Tag Archives: Charles Manson

Rock ‘n Read: Catch A Wave

I’ve been interested in Brian Wilson every since I snagged a copy of PET SOUNDS from my uncle in Tennessee about 10 years ago.  I’d always been of the mind that The Beach Boys were the lame-American answer to The Beatles.  And while 90% of the Beach Boys music is cringe-worthy and almost embarrassingly bad at times…there was a period in the early 1960s when Brian Wilson was the greatest songwriter on Earth.

PET SOUNDS is one of my all-time favorite records, and it’s always on my iPod.  That record speaks to me in so many ways and on so many different levels.  The next Beach Boys album after PET SOUNDS was going to be even better.  It was going to be stupendous and change rock music forever.  And then–?–something happened and he became a complete nutcase.
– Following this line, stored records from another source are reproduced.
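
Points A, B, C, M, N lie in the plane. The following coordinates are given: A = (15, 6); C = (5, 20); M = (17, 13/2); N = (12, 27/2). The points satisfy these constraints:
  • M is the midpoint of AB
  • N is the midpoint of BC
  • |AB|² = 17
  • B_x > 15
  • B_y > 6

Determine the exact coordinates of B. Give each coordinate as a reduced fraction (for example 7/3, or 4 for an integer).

B = (19, 7)

1. B_x = 19  [B = 2·M−A = 2·(17, 13/2)−(15, 6)]
2. B_y = 7  [B = 2·M−A = 2·(17, 13/2)−(15, 6)]
   so B = (19, 7)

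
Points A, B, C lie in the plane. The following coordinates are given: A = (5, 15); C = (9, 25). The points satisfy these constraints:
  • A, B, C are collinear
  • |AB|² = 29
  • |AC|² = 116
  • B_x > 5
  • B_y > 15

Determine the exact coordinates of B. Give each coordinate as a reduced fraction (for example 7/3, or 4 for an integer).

1. B_x = 7  [[A, B, C are collinear ⇒ 10x-4y+10=0] ∩ [|B−(5, 15)|²=29]]
2. B_y = 20  [[A, B, C are collinear ⇒ 10x-4y+10=0] ∩ [|B−(5, 15)|²=29]]
   so B = (7, 20)

B = (7, 20)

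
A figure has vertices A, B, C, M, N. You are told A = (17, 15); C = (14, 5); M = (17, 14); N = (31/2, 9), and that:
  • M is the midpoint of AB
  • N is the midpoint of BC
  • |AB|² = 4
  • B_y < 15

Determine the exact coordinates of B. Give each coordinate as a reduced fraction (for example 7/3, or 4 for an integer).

1. B_x = 17  [B = 2·M−A = 2·(17, 14)−(17, 15)]
2. B_y = 13  [B = 2·M−A = 2·(17, 14)−(17, 15)]
   so B = (17, 13)

B = (17, 13)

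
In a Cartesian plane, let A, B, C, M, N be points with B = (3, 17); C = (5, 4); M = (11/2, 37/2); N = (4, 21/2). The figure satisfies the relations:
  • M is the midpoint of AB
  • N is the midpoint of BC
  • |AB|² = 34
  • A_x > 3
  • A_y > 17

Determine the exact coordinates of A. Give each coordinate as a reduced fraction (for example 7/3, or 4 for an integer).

A = (8, 20)

1. A_x = 8  [A = 2·M−B = 2·(11/2, 37/2)−(3, 17)]
2. A_y = 20  [A = 2·M−B = 2·(11/2, 37/2)−(3, 17)]
   so A = (8, 20)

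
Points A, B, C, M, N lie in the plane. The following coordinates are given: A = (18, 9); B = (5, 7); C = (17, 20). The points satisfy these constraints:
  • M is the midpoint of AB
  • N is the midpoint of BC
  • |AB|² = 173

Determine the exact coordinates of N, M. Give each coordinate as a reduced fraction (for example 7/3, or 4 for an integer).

1. M_x = 23/2  [2·M = A+B = (18, 9)+(5, 7)]
2. M_y = 8  [2·M = A+B = (18, 9)+(5, 7)]
   so M = (23/2, 8)
3. N_x = 11  [2·N = B+C = (5, 7)+(17, 20)]
4. N_y = 27/2  [2·N = B+C = (5, 7)+(17, 20)]
   so N = (11, 27/2)

N = (11, 27/2)
M = (23/2, 8)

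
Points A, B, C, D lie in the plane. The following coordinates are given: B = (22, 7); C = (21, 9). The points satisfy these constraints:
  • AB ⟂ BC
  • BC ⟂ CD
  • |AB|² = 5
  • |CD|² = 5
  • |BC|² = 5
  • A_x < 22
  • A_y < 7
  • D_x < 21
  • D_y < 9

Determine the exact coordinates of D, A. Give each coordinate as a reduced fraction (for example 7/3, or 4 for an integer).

D = (19, 8)
A = (20, 6)

1. D_x = 19  [[BC ⟂ CD ⇒ -1x+2y+3=0] ∩ [|D−(21, 9)|²=5]]
2. D_y = 8  [[BC ⟂ CD ⇒ -1x+2y+3=0] ∩ [|D−(21, 9)|²=5]]
   so D = (19, 8)
3. A_x = 20  [[AB ⟂ BC ⇒ 1x-2y-8=0] ∩ [|A−(22, 7)|²=5]]
4. A_y = 6  [[AB ⟂ BC ⇒ 1x-2y-8=0] ∩ [|A−(22, 7)|²=5]]
   so A = (20, 6)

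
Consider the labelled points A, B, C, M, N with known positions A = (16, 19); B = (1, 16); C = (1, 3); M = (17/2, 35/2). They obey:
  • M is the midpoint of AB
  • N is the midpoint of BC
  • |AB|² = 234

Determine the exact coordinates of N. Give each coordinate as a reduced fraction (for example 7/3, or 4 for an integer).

1. N_x = 1  [2·N = B+C = (1, 16)+(1, 3)]
2. N_y = 19/2  [2·N = B+C = (1, 16)+(1, 3)]
   so N = (1, 19/2)

N = (1, 19/2)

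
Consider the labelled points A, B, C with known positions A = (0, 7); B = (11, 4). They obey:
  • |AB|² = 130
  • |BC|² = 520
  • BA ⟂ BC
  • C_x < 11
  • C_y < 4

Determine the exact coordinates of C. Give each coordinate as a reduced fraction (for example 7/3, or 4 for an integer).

C = (5, -18)

1. C_x = 5  [[BA ⟂ BC ⇒ -11x+3y+109=0] ∩ [|C−(11, 4)|²=520]]
2. C_y = -18  [[BA ⟂ BC ⇒ -11x+3y+109=0] ∩ [|C−(11, 4)|²=520]]
   so C = (5, -18)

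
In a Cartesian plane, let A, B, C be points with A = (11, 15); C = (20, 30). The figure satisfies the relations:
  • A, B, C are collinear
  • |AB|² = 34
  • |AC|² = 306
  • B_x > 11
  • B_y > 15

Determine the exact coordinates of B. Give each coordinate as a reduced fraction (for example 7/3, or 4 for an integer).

B = (14, 20)

1. B_x = 14  [[A, B, C are collinear ⇒ 15x-9y-30=0] ∩ [|B−(11, 15)|²=34]]
2. B_y = 20  [[A, B, C are collinear ⇒ 15x-9y-30=0] ∩ [|B−(11, 15)|²=34]]
   so B = (14, 20)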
What happened after PET SOUNDS became the stuff of legend, however, but not the way Brian Wilson, or anyone for that matter, would have wanted. Rather than recording a masterpiece he lost his shit and the entire album was shelved after being hyped by the record label for over a year.  That mythic, lost album was SMILE.  The Beach Boys next album would ultimately be SMILEY-SMILE, a watered-down version of what many claimed was the Holy Grail of ’60s rock.
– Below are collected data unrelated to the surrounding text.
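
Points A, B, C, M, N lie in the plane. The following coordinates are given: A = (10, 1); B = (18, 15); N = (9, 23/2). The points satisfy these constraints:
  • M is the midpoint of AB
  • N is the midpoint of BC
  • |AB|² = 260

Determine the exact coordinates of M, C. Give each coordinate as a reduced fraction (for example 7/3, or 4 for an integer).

M = (14, 8)
C = (0, 8)

1. M_x = 14  [2·M = A+B = (10, 1)+(18, 15)]
2. M_y = 8  [2·M = A+B = (10, 1)+(18, 15)]
   so M = (14, 8)
3. C_x = 0  [C = 2·N−B = 2·(9, 23/2)−(18, 15)]
4. C_y = 8  [C = 2·N−B = 2·(9, 23/2)−(18, 15)]
   so C = (0, 8)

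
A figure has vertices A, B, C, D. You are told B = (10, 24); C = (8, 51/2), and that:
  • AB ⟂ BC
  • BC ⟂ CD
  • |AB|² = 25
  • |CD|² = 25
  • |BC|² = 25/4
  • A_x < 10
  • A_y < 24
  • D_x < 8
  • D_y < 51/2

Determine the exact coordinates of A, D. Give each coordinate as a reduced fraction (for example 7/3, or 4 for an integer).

1. A_x = 7  [[AB ⟂ BC ⇒ 2x-3/2y+16=0] ∩ [|A−(10, 24)|²=25]]
2. A_y = 20  [[AB ⟂ BC ⇒ 2x-3/2y+16=0] ∩ [|A−(10, 24)|²=25]]
   so A = (7, 20)
3. D_x = 5  [[BC ⟂ CD ⇒ -2x+3/2y-89/4=0] ∩ [|D−(8, 51/2)|²=25]]
4. D_y = 43/2  [[BC ⟂ CD ⇒ -2x+3/2y-89/4=0] ∩ [|D−(8, 51/2)|²=25]]
   so D = (5, 43/2)

A = (7, 20)
D = (5, 43/2)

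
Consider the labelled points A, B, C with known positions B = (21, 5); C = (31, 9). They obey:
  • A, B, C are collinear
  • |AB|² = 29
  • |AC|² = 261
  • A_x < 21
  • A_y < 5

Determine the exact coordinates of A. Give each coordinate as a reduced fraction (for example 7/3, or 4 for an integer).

1. A_x = 16  [[A, B, C are collinear ⇒ -4x+10y+34=0] ∩ [|A−(21, 5)|²=29]]
2. A_y = 3  [[A, B, C are collinear ⇒ -4x+10y+34=0] ∩ [|A−(21, 5)|²=29]]
   so A = (16, 3)

A = (16, 3)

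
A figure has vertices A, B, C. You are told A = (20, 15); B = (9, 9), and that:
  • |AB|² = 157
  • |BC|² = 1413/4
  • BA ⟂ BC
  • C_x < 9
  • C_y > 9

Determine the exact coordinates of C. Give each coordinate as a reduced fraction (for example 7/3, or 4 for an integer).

1. C_x = 0  [[BA ⟂ BC ⇒ 11x+6y-153=0] ∩ [|C−(9, 9)|²=1413/4]]
2. C_y = 51/2  [[BA ⟂ BC ⇒ 11x+6y-153=0] ∩ [|C−(9, 9)|²=1413/4]]
   so C = (0, 51/2)

C = (0, 51/2)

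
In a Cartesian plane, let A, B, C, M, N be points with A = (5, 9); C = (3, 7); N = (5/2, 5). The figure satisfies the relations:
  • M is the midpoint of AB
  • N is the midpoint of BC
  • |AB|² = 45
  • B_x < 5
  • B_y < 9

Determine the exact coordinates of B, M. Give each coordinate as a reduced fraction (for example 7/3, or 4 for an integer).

B = (2, 3)
M = (7/2, 6)

1. B_x = 2  [B = 2·N−C = 2·(5/2, 5)−(3, 7)]
2. B_y = 3  [B = 2·N−C = 2·(5/2, 5)−(3, 7)]
   so B = (2, 3)
3. M_x = 7/2  [2·M = A+B = (5, 9)+(2, 3)]
4. M_y = 6  [2·M = A+B = (5, 9)+(2, 3)]
   so M = (7/2, 6)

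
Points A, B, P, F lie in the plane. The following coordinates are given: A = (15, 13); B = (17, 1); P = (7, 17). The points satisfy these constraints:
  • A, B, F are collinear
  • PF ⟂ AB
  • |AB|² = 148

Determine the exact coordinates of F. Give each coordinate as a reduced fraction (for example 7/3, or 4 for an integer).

1. F_x = 523/37  [[A, B, F are collinear ⇒ 12x+2y-206=0] ∩ [PF ⟂ AB ⇒ 2x-12y+190=0]]
2. F_y = 673/37  [[A, B, F are collinear ⇒ 12x+2y-206=0] ∩ [PF ⟂ AB ⇒ 2x-12y+190=0]]
   so F = (523/37, 673/37)

F = (523/37, 673/37)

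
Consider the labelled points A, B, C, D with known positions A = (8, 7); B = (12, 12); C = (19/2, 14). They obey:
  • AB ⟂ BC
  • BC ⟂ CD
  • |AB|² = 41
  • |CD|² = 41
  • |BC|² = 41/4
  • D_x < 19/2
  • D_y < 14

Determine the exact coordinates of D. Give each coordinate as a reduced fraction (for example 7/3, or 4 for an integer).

D = (11/2, 9)

1. D_x = 11/2  [[BC ⟂ CD ⇒ -5/2x+2y-17/4=0] ∩ [|D−(19/2, 14)|²=41]]
2. D_y = 9  [[BC ⟂ CD ⇒ -5/2x+2y-17/4=0] ∩ [|D−(19/2, 14)|²=41]]
   so D = (11/2, 9)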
Drugs, psychosis, greed, selling-out, and not measuring up to one’s potential.  Did I leave anything out? The story of Brian Wilson has always fascinated me.  So I picked up Peter Ames Carlin’s book CATCH A WAVE: THE RISE, FALL, & REDEMPTION OF THE BEACH BOYS’ BRIAN WILSON even though I’d just read a book last year covering The Beach Boys.  I didn’t really learn anything new, other than a few nasty tidbits about Brian’s cruel father Murray (this book alleges that Murray’s abuse cost young Brian his hearing which is not the story I heard in the other book I read last year).
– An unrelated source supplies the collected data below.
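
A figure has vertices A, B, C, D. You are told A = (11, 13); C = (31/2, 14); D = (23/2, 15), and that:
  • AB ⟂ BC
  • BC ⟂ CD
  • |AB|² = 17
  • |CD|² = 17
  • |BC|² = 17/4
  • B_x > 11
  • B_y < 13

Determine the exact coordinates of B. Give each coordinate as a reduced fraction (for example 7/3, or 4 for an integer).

B = (15, 12)

1. B_x = 15  [[BC ⟂ CD ⇒ 4x-1y-48=0] ∩ [|B−(11, 13)|²=17]]
2. B_y = 12  [[BC ⟂ CD ⇒ 4x-1y-48=0] ∩ [|B−(11, 13)|²=17]]
   so B = (15, 12)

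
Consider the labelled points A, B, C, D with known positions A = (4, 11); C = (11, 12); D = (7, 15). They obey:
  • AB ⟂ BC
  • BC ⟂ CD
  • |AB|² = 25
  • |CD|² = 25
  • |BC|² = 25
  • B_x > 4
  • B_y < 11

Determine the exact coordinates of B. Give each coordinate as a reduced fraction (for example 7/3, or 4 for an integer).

1. B_x = 8  [[BC ⟂ CD ⇒ 4x-3y-8=0] ∩ [|B−(4, 11)|²=25]]
2. B_y = 8  [[BC ⟂ CD ⇒ 4x-3y-8=0] ∩ [|B−(4, 11)|²=25]]
   so B = (8, 8)

B = (8, 8)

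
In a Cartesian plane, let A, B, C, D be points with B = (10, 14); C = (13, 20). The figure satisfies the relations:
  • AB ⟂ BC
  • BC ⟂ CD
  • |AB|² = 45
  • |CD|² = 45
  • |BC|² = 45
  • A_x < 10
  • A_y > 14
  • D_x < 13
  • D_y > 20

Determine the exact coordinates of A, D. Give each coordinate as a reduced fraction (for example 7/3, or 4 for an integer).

A = (4, 17)
D = (7, 23)

1. A_x = 4  [[AB ⟂ BC ⇒ -3x-6y+114=0] ∩ [|A−(10, 14)|²=45]]
2. A_y = 17  [[AB ⟂ BC ⇒ -3x-6y+114=0] ∩ [|A−(10, 14)|²=45]]
   so A = (4, 17)
3. D_x = 7  [[BC ⟂ CD ⇒ 3x+6y-159=0] ∩ [|D−(13, 20)|²=45]]
4. D_y = 23  [[BC ⟂ CD ⇒ 3x+6y-159=0] ∩ [|D−(13, 20)|²=45]]
   so D = (7, 23)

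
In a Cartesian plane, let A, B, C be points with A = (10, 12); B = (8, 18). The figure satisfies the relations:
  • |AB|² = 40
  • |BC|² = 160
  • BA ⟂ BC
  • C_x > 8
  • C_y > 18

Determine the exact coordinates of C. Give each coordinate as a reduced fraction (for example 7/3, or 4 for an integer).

C = (20, 22)

1. C_x = 20  [[BA ⟂ BC ⇒ 2x-6y+92=0] ∩ [|C−(8, 18)|²=160]]
2. C_y = 22  [[BA ⟂ BC ⇒ 2x-6y+92=0] ∩ [|C−(8, 18)|²=160]]
   so C = (20, 22)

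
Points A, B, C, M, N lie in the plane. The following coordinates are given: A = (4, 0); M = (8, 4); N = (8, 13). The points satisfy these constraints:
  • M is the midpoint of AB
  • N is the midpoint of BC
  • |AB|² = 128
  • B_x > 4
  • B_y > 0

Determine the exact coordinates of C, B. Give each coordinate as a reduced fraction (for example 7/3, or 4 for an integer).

1. B_x = 12  [B = 2·M−A = 2·(8, 4)−(4, 0)]
2. B_y = 8  [B = 2·M−A = 2·(8, 4)−(4, 0)]
   so B = (12, 8)
3. C_x = 4  [C = 2·N−B = 2·(8, 13)−(12, 8)]
4. C_y = 18  [C = 2·N−B = 2·(8, 13)−(12, 8)]
   so C = (4, 18)

C = (4, 18)
B = (12, 8)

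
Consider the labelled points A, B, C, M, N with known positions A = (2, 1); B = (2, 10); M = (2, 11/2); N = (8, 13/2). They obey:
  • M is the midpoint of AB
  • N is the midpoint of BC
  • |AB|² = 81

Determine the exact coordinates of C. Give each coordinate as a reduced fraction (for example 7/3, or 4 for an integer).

C = (14, 3)

1. C_x = 14  [C = 2·N−B = 2·(8, 13/2)−(2, 10)]
2. C_y = 3  [C = 2·N−B = 2·(8, 13/2)−(2, 10)]
   so C = (14, 3)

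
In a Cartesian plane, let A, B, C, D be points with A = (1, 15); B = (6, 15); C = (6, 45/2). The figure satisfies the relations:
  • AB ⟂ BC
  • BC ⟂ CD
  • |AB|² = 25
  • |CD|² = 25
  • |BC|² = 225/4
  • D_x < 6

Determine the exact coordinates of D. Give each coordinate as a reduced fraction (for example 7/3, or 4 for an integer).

D = (1, 45/2)

1. D_x = 1  [[BC ⟂ CD ⇒ 15/2y-675/4=0] ∩ [|D−(6, 45/2)|²=25]]
2. D_y = 45/2  [[BC ⟂ CD ⇒ 15/2y-675/4=0] ∩ [|D−(6, 45/2)|²=25]]
   so D = (1, 45/2)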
CATCH A WAVE goes in chronological order and paints a pretty good portrait of Brian Wilson’s early life and initial success.  The book gets a little boring when it’s subject loses his mind and stops working.  You would think that writing about a rock ‘n roll lunatic would be an instant grandslam–but reading about a guy getting fat and growing a beard ain’t all that interesting.  For that reason the middle of the book becomes less about Brian and more about The Beach Boys artistic and commercial success-post Brian (or rather, the lack of that success).  I guess the author had no choice but to reduce Brian’s presence in the book near the middle when Brian reduced his presence from reality.  I do wish the author would have talked a bit more about the Brian’s shelving of SMILE, specifically his belief that his song “Fire” was causing fires to break out across LA.  I also would have like for him to go into more detail about the Brian Wilson/Charles Manson connection.

The book, which is fairly recent, covers the re-recording of SMILE Wilson did a few years ago.  The author raised a few good points about whether this new SMILE should have been released at all, and what (if anything) this recording of SMILE might have done to the “legend” of SMILE.  I found that last part of the book to be really interesting and thought-provoking. As a metaphor, the album’s release totally kills SMILE.  That bummed me out.  I’m ashamed to say that it bummed me out more than reading about Brian’s abuse as a child or even the decades he wasted sitting around the house doing nothing.

Overall, I would recommend you read this book if you are interested in reading about Brian Wilson or if you don’t feel like you hate Mike Love enough.  Seriously, that guy comes off as a total asshole.  My favorite part was when he was bad-mouthing PET SOUNDS when Brian was trying to get the band to record it…only to back peddle years later and claim the entire thing was his idea, Mike Love comes off as Rock’s biggest asshole.  And you thought you had bad cousins.

CATCH A WAVE gets 3 out of 5 kicks of Mike Love’s balls.